Government increases nuclear third party liabilities to over £1bn

Government increases nuclear third party liabilities to over £1bn

The Government confirmed its intention to substantially increase the third party liabilities of operators in the event of a nuclear incident today.

Currently, operator liability is limited to £140m per incident. The UK is increasing this to €1.2bn (£1bn) so that more compensation will be available to a larger number of claimants.

This €1.2bn is €500m more than the minimum necessary under European conventions revised in 2004, whereby contracting parties made amendments to provide more compensation to more people for a wider scope of nuclear damage while shifting more of the onus for insurance on to industry.

The new level will be phased in over five years starting at €700 million when the new regime comes into force and increased annually by €100 million. The changes will apply to existing nuclear operators in the UK as well as any potential new build operators.

A liability level of €70m will apply to low risk sites (this is an increase from the current £10m) as well as €80m for low risk transport of nuclear substances.

This follows a public consultation held last year on the UK’s proposals to implement changes made to an international treaty on nuclear third party liability – the Paris and Brussels Conventions, to which the UK and most of the other EU countries are signatories.

“This is an important step in transferring the cost of nuclear third party liability from taxpayers to operators,” said Charles Hendry, Minister of State for Energy.
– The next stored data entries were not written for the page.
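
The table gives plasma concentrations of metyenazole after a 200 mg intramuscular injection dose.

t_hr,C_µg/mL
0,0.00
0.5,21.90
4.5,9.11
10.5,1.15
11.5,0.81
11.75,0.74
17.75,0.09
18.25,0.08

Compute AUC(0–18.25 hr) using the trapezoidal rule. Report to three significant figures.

Trapezoidal AUC_0→18.25:
  [0→0.5]: (0.00+21.90)/2 × 0.5 = 5.475
  [0.5→4.5]: (21.90+9.11)/2 × 4 = 62.02
  [4.5→10.5]: (9.11+1.15)/2 × 6 = 30.78
  [10.5→11.5]: (1.15+0.81)/2 × 1 = 0.98
  [11.5→11.75]: (0.81+0.74)/2 × 0.25 = 0.19375
  [11.75→17.75]: (0.74+0.09)/2 × 6 = 2.49
  [17.75→18.25]: (0.09+0.08)/2 × 0.5 = 0.0425
  Sum = 101.98125 µg/mL·hr

AUC = 102 µg/mL·hr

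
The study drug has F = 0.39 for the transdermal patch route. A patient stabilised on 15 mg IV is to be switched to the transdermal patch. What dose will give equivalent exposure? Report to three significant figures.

For equal systemic exposure: F × D_ev = D_iv
D_ev = D_iv / F = 15 / 0.39 = 38.4615 mg

D_transdermal = 38.5 mg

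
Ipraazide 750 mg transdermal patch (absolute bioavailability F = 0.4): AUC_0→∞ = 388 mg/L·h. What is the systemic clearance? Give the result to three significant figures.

CL = F × Dose / AUC_0→∞
   = 0.4 × 750 / 388 = 0.773196 L/h

CL = 0.773 L/h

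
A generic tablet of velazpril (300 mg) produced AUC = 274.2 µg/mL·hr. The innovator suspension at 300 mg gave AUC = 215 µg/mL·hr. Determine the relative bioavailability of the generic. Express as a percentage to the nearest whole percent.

F_rel = 128%

F_rel = (AUC_test/D_test) / (AUC_ref/D_ref)
      = (274.2/300) / (215/300)
      = 0.914 / 0.716667 = 1.2753 = 127.53%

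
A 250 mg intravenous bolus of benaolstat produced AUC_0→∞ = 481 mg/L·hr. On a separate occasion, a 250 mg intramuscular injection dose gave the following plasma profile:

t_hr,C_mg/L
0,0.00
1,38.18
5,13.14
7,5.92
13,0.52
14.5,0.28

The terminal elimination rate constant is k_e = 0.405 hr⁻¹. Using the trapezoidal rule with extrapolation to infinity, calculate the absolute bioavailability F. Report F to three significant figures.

F = 0.336

Trapezoidal AUC_0→14.5 (intramuscular injection):
  [0→1]: (0.00+38.18)/2 × 1 = 19.09
  [1→5]: (38.18+13.14)/2 × 4 = 102.64
  [5→7]: (13.14+5.92)/2 × 2 = 19.06
  [7→13]: (5.92+0.52)/2 × 6 = 19.32
  [13→14.5]: (0.52+0.28)/2 × 1.5 = 0.6
  Sum = 160.71 mg/L·hr
Tail: C_last/k_e = 0.28/0.405 = 0.691
AUC_0→∞ (intramuscular injection) = 160.71 + 0.691 = 161.401 mg/L·hr
F = (AUC_ev/D_ev)/(AUC_iv/D_iv) = (161.401/250)/(481/250) = 0.645604/1.924 = 0.3356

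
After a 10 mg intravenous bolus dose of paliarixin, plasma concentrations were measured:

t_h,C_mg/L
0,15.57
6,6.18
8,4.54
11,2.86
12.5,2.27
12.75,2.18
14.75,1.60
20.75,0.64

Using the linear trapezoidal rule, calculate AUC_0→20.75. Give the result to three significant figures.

AUC = 102 mg/L·h

Trapezoidal AUC_0→20.75:
  [0→6]: (15.57+6.18)/2 × 6 = 65.25
  [6→8]: (6.18+4.54)/2 × 2 = 10.72
  [8→11]: (4.54+2.86)/2 × 3 = 11.1
  [11→12.5]: (2.86+2.27)/2 × 1.5 = 3.8475
  [12.5→12.75]: (2.27+2.18)/2 × 0.25 = 0.55625
  [12.75→14.75]: (2.18+1.60)/2 × 2 = 3.78
  [14.75→20.75]: (1.60+0.64)/2 × 6 = 6.72
  Sum = 101.97375 mg/L·h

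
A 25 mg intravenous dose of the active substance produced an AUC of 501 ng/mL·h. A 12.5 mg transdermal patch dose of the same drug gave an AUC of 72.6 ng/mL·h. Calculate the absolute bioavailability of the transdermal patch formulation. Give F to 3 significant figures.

F = 0.290

F = (AUC_ev / D_ev) / (AUC_iv / D_iv)
  = (72.6/12.5) / (501/25)
  = 5.808 / 20.04 = 0.2898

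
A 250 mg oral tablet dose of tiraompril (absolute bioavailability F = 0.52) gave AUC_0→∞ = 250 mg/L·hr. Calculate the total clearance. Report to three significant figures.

CL = 0.520 L/hr

CL = F × Dose / AUC_0→∞
   = 0.52 × 250 / 250 = 0.52 L/hr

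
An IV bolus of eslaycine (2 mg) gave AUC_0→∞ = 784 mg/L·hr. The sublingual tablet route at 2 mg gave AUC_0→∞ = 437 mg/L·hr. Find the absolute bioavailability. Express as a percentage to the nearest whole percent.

F = (AUC_ev / D_ev) / (AUC_iv / D_iv)
  = (437/2) / (784/2)
  = 218.5 / 392 = 0.5574
  = 55.74%

F = 56%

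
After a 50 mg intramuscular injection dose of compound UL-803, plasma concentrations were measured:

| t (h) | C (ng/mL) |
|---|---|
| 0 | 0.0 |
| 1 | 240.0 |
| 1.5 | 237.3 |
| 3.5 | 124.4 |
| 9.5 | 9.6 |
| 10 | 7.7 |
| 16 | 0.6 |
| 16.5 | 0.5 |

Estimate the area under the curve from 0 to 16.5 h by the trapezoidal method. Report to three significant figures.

Trapezoidal AUC_0→16.5:
  [0→1]: (0.0+240.0)/2 × 1 = 120.0
  [1→1.5]: (240.0+237.3)/2 × 0.5 = 119.325
  [1.5→3.5]: (237.3+124.4)/2 × 2 = 361.7
  [3.5→9.5]: (124.4+9.6)/2 × 6 = 402.0
  [9.5→10]: (9.6+7.7)/2 × 0.5 = 4.325
  [10→16]: (7.7+0.6)/2 × 6 = 24.9
  [16→16.5]: (0.6+0.5)/2 × 0.5 = 0.275
  Sum = 1032.525 ng/mL·h

AUC = 1030 ng/mL·h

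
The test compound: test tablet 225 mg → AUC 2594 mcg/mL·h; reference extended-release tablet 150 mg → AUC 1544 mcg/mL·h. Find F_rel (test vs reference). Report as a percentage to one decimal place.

F_rel = 112.0%

F_rel = (AUC_test/D_test) / (AUC_ref/D_ref)
      = (2594/225) / (1544/150)
      = 11.5289 / 10.2933 = 1.1200 = 112.00%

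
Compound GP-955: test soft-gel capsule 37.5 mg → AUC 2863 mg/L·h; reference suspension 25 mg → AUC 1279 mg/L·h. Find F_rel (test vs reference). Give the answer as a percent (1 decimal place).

F_rel = 149.2%

F_rel = (AUC_test/D_test) / (AUC_ref/D_ref)
      = (2863/37.5) / (1279/25)
      = 76.3467 / 51.16 = 1.4923 = 149.23%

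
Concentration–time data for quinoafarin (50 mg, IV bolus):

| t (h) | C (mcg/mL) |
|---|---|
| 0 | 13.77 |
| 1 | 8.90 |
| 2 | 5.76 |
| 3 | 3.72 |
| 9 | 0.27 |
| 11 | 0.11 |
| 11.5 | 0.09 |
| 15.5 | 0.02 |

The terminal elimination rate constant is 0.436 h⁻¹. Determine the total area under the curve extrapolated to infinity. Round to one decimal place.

AUC = 36.1 mcg/mL·h

Trapezoidal AUC_0→15.5:
  [0→1]: (13.77+8.90)/2 × 1 = 11.335
  [1→2]: (8.90+5.76)/2 × 1 = 7.33
  [2→3]: (5.76+3.72)/2 × 1 = 4.74
  [3→9]: (3.72+0.27)/2 × 6 = 11.97
  [9→11]: (0.27+0.11)/2 × 2 = 0.38
  [11→11.5]: (0.11+0.09)/2 × 0.5 = 0.05
  [11.5→15.5]: (0.09+0.02)/2 × 4 = 0.22
  Sum = 36.025 mcg/mL·h
Extrapolated tail: C_last / k_e = 0.02 / 0.436 = 0.046
AUC_0→∞ = 36.025 + 0.046 = 36.071 mcg/mL·h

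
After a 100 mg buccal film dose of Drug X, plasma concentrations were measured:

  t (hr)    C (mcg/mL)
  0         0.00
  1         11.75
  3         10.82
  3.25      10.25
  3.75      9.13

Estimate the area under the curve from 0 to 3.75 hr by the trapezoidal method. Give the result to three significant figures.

Trapezoidal AUC_0→3.75:
  [0→1]: (0.00+11.75)/2 × 1 = 5.875
  [1→3]: (11.75+10.82)/2 × 2 = 22.57
  [3→3.25]: (10.82+10.25)/2 × 0.25 = 2.63375
  [3.25→3.75]: (10.25+9.13)/2 × 0.5 = 4.845
  Sum = 35.92375 mcg/mL·hr

AUC = 35.9 mcg/mL·hr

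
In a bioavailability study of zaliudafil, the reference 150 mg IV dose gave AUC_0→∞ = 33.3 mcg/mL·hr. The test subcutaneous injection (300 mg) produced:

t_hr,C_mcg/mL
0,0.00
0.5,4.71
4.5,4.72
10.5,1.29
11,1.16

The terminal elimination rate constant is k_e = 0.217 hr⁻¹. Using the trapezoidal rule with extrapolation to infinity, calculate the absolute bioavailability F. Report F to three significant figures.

F = 0.661

Trapezoidal AUC_0→11 (subcutaneous injection):
  [0→0.5]: (0.00+4.71)/2 × 0.5 = 1.1775
  [0.5→4.5]: (4.71+4.72)/2 × 4 = 18.86
  [4.5→10.5]: (4.72+1.29)/2 × 6 = 18.03
  [10.5→11]: (1.29+1.16)/2 × 0.5 = 0.6125
  Sum = 38.68 mcg/mL·hr
Tail: C_last/k_e = 1.16/0.217 = 5.346
AUC_0→∞ (subcutaneous injection) = 38.68 + 5.346 = 44.026 mcg/mL·hr
F = (AUC_ev/D_ev)/(AUC_iv/D_iv) = (44.026/300)/(33.3/150) = 0.146753/0.222 = 0.6610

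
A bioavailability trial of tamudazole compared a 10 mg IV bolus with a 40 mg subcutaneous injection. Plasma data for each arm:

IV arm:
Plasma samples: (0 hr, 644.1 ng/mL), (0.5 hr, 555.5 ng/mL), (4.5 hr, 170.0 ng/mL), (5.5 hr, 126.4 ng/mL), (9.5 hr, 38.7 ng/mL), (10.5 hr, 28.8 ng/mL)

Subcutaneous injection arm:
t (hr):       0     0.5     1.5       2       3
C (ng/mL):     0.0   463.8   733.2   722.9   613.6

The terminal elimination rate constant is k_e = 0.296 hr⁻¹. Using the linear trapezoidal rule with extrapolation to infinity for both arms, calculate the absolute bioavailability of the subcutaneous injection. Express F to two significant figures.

F = 0.40

Trapezoidal AUC_0→10.5 (IV):
  [0→0.5]: (644.1+555.5)/2 × 0.5 = 299.9
  [0.5→4.5]: (555.5+170.0)/2 × 4 = 1451.0
  [4.5→5.5]: (170.0+126.4)/2 × 1 = 148.2
  [5.5→9.5]: (126.4+38.7)/2 × 4 = 330.2
  [9.5→10.5]: (38.7+28.8)/2 × 1 = 33.75
  Sum = 2263.05 ng/mL·hr
IV tail: 28.8/0.296 = 97.297; AUC_iv,0→∞ = 2263.05 + 97.297 = 2360.347 ng/mL·hr
Trapezoidal AUC_0→3 (subcutaneous injection):
  [0→0.5]: (0.0+463.8)/2 × 0.5 = 115.95
  [0.5→1.5]: (463.8+733.2)/2 × 1 = 598.5
  [1.5→2]: (733.2+722.9)/2 × 0.5 = 364.025
  [2→3]: (722.9+613.6)/2 × 1 = 668.25
  Sum = 1746.725 ng/mL·hr
subcutaneous injection tail: 613.6/0.296 = 2072.973; AUC_ev,0→∞ = 1746.725 + 2072.973 = 3819.698 ng/mL·hr
F = (AUC_ev/D_ev)/(AUC_iv/D_iv) = (3819.698/40)/(2360.347/10) = 95.49245/236.0347 = 0.4046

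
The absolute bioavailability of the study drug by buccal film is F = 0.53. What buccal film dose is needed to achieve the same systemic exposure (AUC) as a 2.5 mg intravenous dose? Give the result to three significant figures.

For equal systemic exposure: F × D_ev = D_iv
D_ev = D_iv / F = 2.5 / 0.53 = 4.71698 mg

D_buccal = 4.72 mg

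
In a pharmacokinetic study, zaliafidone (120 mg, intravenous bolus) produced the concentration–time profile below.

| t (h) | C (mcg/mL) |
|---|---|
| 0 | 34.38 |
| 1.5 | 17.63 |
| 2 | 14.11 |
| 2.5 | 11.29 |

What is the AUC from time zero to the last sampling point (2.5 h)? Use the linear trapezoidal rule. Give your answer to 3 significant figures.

AUC = 53.3 mcg/mL·h

Trapezoidal AUC_0→2.5:
  [0→1.5]: (34.38+17.63)/2 × 1.5 = 39.0075
  [1.5→2]: (17.63+14.11)/2 × 0.5 = 7.935
  [2→2.5]: (14.11+11.29)/2 × 0.5 = 6.35
  Sum = 53.2925 mcg/mL·h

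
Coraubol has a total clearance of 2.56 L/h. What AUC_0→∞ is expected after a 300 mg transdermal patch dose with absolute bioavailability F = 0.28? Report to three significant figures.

AUC_0→∞ = F × Dose / CL
        = 0.28 × 300 / 2.56 = 32.8125 mg/L·h

AUC = 32.8 mg/L·h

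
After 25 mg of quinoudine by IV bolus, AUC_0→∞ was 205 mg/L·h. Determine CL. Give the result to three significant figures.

CL = 0.122 L/h

CL = Dose_iv / AUC_0→∞
   = 25 / 205 = 0.121951 L/h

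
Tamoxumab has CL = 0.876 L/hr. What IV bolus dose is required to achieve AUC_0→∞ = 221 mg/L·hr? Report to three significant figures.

Dose_iv = CL × AUC_0→∞
     = 0.876 × 221 = 193.596 mg

Dose = 194 mg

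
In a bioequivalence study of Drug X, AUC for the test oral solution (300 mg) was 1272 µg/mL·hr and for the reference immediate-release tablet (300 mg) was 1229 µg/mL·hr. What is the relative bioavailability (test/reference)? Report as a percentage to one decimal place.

F_rel = (AUC_test/D_test) / (AUC_ref/D_ref)
      = (1272/300) / (1229/300)
      = 4.24 / 4.09667 = 1.0350 = 103.50%

F_rel = 103.5%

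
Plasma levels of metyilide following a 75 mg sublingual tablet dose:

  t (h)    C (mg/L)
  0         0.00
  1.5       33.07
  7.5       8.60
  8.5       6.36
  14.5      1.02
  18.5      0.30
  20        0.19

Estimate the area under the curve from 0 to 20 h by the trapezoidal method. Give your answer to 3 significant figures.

AUC = 182 mg/L·h

Trapezoidal AUC_0→20:
  [0→1.5]: (0.00+33.07)/2 × 1.5 = 24.8025
  [1.5→7.5]: (33.07+8.60)/2 × 6 = 125.01
  [7.5→8.5]: (8.60+6.36)/2 × 1 = 7.48
  [8.5→14.5]: (6.36+1.02)/2 × 6 = 22.14
  [14.5→18.5]: (1.02+0.30)/2 × 4 = 2.64
  [18.5→20]: (0.30+0.19)/2 × 1.5 = 0.3675
  Sum = 182.44 mg/L·h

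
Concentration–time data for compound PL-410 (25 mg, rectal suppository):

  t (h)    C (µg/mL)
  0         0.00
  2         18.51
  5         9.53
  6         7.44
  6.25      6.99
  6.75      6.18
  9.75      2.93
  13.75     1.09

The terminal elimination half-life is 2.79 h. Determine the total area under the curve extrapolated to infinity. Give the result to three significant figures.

Trapezoidal AUC_0→13.75:
  [0→2]: (0.00+18.51)/2 × 2 = 18.51
  [2→5]: (18.51+9.53)/2 × 3 = 42.06
  [5→6]: (9.53+7.44)/2 × 1 = 8.485
  [6→6.25]: (7.44+6.99)/2 × 0.25 = 1.80375
  [6.25→6.75]: (6.99+6.18)/2 × 0.5 = 3.2925
  [6.75→9.75]: (6.18+2.93)/2 × 3 = 13.665
  [9.75→13.75]: (2.93+1.09)/2 × 4 = 8.04
  Sum = 95.85625 µg/mL·h
k_e = ln2 / t½ = 0.693147 / 2.79 = 0.2484 h^-1
Extrapolated tail: C_last / k_e = 1.09 / 0.2484 = 4.388
AUC_0→∞ = 95.85625 + 4.388 = 100.24425 µg/mL·h

AUC = 100 µg/mL·h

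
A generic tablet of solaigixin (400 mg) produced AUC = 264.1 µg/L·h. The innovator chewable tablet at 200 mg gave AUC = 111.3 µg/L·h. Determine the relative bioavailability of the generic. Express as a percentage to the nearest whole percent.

F_rel = 119%

F_rel = (AUC_test/D_test) / (AUC_ref/D_ref)
      = (264.1/400) / (111.3/200)
      = 0.66025 / 0.5565 = 1.1864 = 118.64%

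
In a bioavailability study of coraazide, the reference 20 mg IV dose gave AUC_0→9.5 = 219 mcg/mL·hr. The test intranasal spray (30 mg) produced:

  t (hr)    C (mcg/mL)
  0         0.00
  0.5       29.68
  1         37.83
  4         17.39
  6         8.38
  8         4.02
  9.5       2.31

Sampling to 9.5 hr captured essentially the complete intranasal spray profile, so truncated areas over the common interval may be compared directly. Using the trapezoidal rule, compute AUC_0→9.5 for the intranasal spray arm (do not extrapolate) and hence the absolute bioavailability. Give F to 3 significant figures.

Trapezoidal AUC_0→9.5 (intranasal spray):
  [0→0.5]: (0.00+29.68)/2 × 0.5 = 7.42
  [0.5→1]: (29.68+37.83)/2 × 0.5 = 16.8775
  [1→4]: (37.83+17.39)/2 × 3 = 82.83
  [4→6]: (17.39+8.38)/2 × 2 = 25.77
  [6→8]: (8.38+4.02)/2 × 2 = 12.4
  [8→9.5]: (4.02+2.31)/2 × 1.5 = 4.7475
  Sum = 150.045 mcg/mL·hr
F = (AUC_ev/D_ev)/(AUC_iv/D_iv) = (150.045/30)/(219/20) = 5.0015/10.95 = 0.4568

F = 0.457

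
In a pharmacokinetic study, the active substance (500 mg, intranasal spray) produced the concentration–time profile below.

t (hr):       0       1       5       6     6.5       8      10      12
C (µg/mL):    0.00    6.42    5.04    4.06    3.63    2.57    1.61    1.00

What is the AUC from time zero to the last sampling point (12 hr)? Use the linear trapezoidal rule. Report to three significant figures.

AUC = 44.0 µg/mL·hr

Trapezoidal AUC_0→12:
  [0→1]: (0.00+6.42)/2 × 1 = 3.21
  [1→5]: (6.42+5.04)/2 × 4 = 22.92
  [5→6]: (5.04+4.06)/2 × 1 = 4.55
  [6→6.5]: (4.06+3.63)/2 × 0.5 = 1.9225
  [6.5→8]: (3.63+2.57)/2 × 1.5 = 4.65
  [8→10]: (2.57+1.61)/2 × 2 = 4.18
  [10→12]: (1.61+1.00)/2 × 2 = 2.61
  Sum = 44.0425 µg/mL·hr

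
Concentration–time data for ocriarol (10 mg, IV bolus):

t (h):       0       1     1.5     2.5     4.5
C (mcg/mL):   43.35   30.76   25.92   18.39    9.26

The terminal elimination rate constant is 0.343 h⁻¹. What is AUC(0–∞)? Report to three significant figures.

AUC = 128 mcg/mL·h

Trapezoidal AUC_0→4.5:
  [0→1]: (43.35+30.76)/2 × 1 = 37.055
  [1→1.5]: (30.76+25.92)/2 × 0.5 = 14.17
  [1.5→2.5]: (25.92+18.39)/2 × 1 = 22.155
  [2.5→4.5]: (18.39+9.26)/2 × 2 = 27.65
  Sum = 101.03 mcg/mL·h
Extrapolated tail: C_last / k_e = 9.26 / 0.343 = 26.997
AUC_0→∞ = 101.03 + 26.997 = 128.027 mcg/mL·h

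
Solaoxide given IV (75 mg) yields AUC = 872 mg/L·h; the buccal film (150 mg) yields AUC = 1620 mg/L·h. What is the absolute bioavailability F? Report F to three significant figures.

F = 0.929

F = (AUC_ev / D_ev) / (AUC_iv / D_iv)
  = (1620/150) / (872/75)
  = 10.8 / 11.6267 = 0.9289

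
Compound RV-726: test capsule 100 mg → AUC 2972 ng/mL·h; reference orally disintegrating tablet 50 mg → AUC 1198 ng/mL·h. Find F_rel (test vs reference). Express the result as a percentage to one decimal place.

F_rel = (AUC_test/D_test) / (AUC_ref/D_ref)
      = (2972/100) / (1198/50)
      = 29.72 / 23.96 = 1.2404 = 124.04%

F_rel = 124.0%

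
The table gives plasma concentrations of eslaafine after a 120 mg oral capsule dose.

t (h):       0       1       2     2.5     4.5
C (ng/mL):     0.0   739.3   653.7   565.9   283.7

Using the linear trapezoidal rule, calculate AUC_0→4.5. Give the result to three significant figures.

Trapezoidal AUC_0→4.5:
  [0→1]: (0.0+739.3)/2 × 1 = 369.65
  [1→2]: (739.3+653.7)/2 × 1 = 696.5
  [2→2.5]: (653.7+565.9)/2 × 0.5 = 304.9
  [2.5→4.5]: (565.9+283.7)/2 × 2 = 849.6
  Sum = 2220.65 ng/mL·h

AUC = 2220 ng/mL·h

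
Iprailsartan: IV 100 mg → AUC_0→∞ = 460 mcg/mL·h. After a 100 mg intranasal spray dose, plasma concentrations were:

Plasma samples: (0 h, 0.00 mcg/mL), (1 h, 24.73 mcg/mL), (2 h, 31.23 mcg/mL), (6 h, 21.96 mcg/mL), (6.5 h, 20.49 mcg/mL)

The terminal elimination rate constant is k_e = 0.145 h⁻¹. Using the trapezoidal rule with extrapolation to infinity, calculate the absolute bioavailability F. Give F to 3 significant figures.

Trapezoidal AUC_0→6.5 (intranasal spray):
  [0→1]: (0.00+24.73)/2 × 1 = 12.365
  [1→2]: (24.73+31.23)/2 × 1 = 27.98
  [2→6]: (31.23+21.96)/2 × 4 = 106.38
  [6→6.5]: (21.96+20.49)/2 × 0.5 = 10.6125
  Sum = 157.3375 mcg/mL·h
Tail: C_last/k_e = 20.49/0.145 = 141.310
AUC_0→∞ (intranasal spray) = 157.3375 + 141.310 = 298.6475 mcg/mL·h
F = (AUC_ev/D_ev)/(AUC_iv/D_iv) = (298.6475/100)/(460/100) = 2.986475/4.6 = 0.6492

F = 0.649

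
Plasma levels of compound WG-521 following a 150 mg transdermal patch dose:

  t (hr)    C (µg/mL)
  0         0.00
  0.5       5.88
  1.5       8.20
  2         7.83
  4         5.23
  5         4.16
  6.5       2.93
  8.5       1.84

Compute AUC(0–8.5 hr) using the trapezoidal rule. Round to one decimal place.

Trapezoidal AUC_0→8.5:
  [0→0.5]: (0.00+5.88)/2 × 0.5 = 1.47
  [0.5→1.5]: (5.88+8.20)/2 × 1 = 7.04
  [1.5→2]: (8.20+7.83)/2 × 0.5 = 4.0075
  [2→4]: (7.83+5.23)/2 × 2 = 13.06
  [4→5]: (5.23+4.16)/2 × 1 = 4.695
  [5→6.5]: (4.16+2.93)/2 × 1.5 = 5.3175
  [6.5→8.5]: (2.93+1.84)/2 × 2 = 4.77
  Sum = 40.36 µg/mL·hr

AUC = 40.4 µg/mL·hr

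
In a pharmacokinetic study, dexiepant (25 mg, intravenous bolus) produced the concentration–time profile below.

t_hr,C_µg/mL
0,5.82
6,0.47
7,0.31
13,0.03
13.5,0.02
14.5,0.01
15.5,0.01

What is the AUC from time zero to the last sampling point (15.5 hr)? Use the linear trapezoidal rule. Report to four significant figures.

Trapezoidal AUC_0→15.5:
  [0→6]: (5.82+0.47)/2 × 6 = 18.87
  [6→7]: (0.47+0.31)/2 × 1 = 0.39
  [7→13]: (0.31+0.03)/2 × 6 = 1.02
  [13→13.5]: (0.03+0.02)/2 × 0.5 = 0.0125
  [13.5→14.5]: (0.02+0.01)/2 × 1 = 0.015
  [14.5→15.5]: (0.01+0.01)/2 × 1 = 0.01
  Sum = 20.3175 µg/mL·hr

AUC = 20.32 µg/mL·hr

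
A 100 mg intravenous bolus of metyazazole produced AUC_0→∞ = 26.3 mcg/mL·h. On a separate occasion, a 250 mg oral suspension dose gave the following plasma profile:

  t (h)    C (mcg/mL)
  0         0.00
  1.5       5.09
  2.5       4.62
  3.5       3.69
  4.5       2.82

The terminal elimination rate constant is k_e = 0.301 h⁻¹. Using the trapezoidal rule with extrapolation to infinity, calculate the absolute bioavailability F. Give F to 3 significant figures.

Trapezoidal AUC_0→4.5 (oral suspension):
  [0→1.5]: (0.00+5.09)/2 × 1.5 = 3.8175
  [1.5→2.5]: (5.09+4.62)/2 × 1 = 4.855
  [2.5→3.5]: (4.62+3.69)/2 × 1 = 4.155
  [3.5→4.5]: (3.69+2.82)/2 × 1 = 3.255
  Sum = 16.0825 mcg/mL·h
Tail: C_last/k_e = 2.82/0.301 = 9.369
AUC_0→∞ (oral suspension) = 16.0825 + 9.369 = 25.4515 mcg/mL·h
F = (AUC_ev/D_ev)/(AUC_iv/D_iv) = (25.4515/250)/(26.3/100) = 0.101806/0.263 = 0.3871

F = 0.387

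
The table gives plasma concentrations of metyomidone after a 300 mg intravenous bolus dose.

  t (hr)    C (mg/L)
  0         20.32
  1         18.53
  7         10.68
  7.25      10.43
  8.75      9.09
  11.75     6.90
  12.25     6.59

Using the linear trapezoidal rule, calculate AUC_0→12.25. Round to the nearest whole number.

AUC = 152 mg/L·hr

Trapezoidal AUC_0→12.25:
  [0→1]: (20.32+18.53)/2 × 1 = 19.425
  [1→7]: (18.53+10.68)/2 × 6 = 87.63
  [7→7.25]: (10.68+10.43)/2 × 0.25 = 2.63875
  [7.25→8.75]: (10.43+9.09)/2 × 1.5 = 14.64
  [8.75→11.75]: (9.09+6.90)/2 × 3 = 23.985
  [11.75→12.25]: (6.90+6.59)/2 × 0.5 = 3.3725
  Sum = 151.69125 mg/L·hr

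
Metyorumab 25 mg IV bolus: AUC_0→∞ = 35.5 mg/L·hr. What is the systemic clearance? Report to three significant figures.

CL = Dose_iv / AUC_0→∞
   = 25 / 35.5 = 0.704225 L/hr

CL = 0.704 L/hr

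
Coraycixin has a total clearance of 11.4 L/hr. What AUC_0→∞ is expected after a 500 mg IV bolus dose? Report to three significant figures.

AUC = 43.9 mg/L·hr

AUC_0→∞ = Dose_iv / CL
        = 500 / 11.4 = 43.8596 mg/L·hr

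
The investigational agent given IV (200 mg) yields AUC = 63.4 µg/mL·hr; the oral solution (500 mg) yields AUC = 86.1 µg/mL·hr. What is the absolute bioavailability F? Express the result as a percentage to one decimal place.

F = (AUC_ev / D_ev) / (AUC_iv / D_iv)
  = (86.1/500) / (63.4/200)
  = 0.1722 / 0.317 = 0.5432
  = 54.32%

F = 54.3%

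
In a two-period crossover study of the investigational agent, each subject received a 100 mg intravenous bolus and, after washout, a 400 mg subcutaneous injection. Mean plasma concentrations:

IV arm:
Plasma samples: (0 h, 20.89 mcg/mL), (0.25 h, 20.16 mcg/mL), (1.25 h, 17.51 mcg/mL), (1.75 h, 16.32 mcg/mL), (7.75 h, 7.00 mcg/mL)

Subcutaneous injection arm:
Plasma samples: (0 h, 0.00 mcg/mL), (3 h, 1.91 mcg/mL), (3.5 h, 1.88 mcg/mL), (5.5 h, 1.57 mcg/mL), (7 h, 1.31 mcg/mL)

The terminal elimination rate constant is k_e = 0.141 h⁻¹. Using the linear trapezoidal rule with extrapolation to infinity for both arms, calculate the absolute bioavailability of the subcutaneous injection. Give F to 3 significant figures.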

Mr Hendry added: “The revised Paris and Brussels Conventions to be implemented by the UK will mean more compensation will be available for a broader range of damage.”

The government intends to amend legislation to implement these changes later this year. The changes to the Convention will come into force when all signatory states have implemented the changes.

E.On and RWE npower pulled out of a £10bn deal to build nuclear power plants yesterday.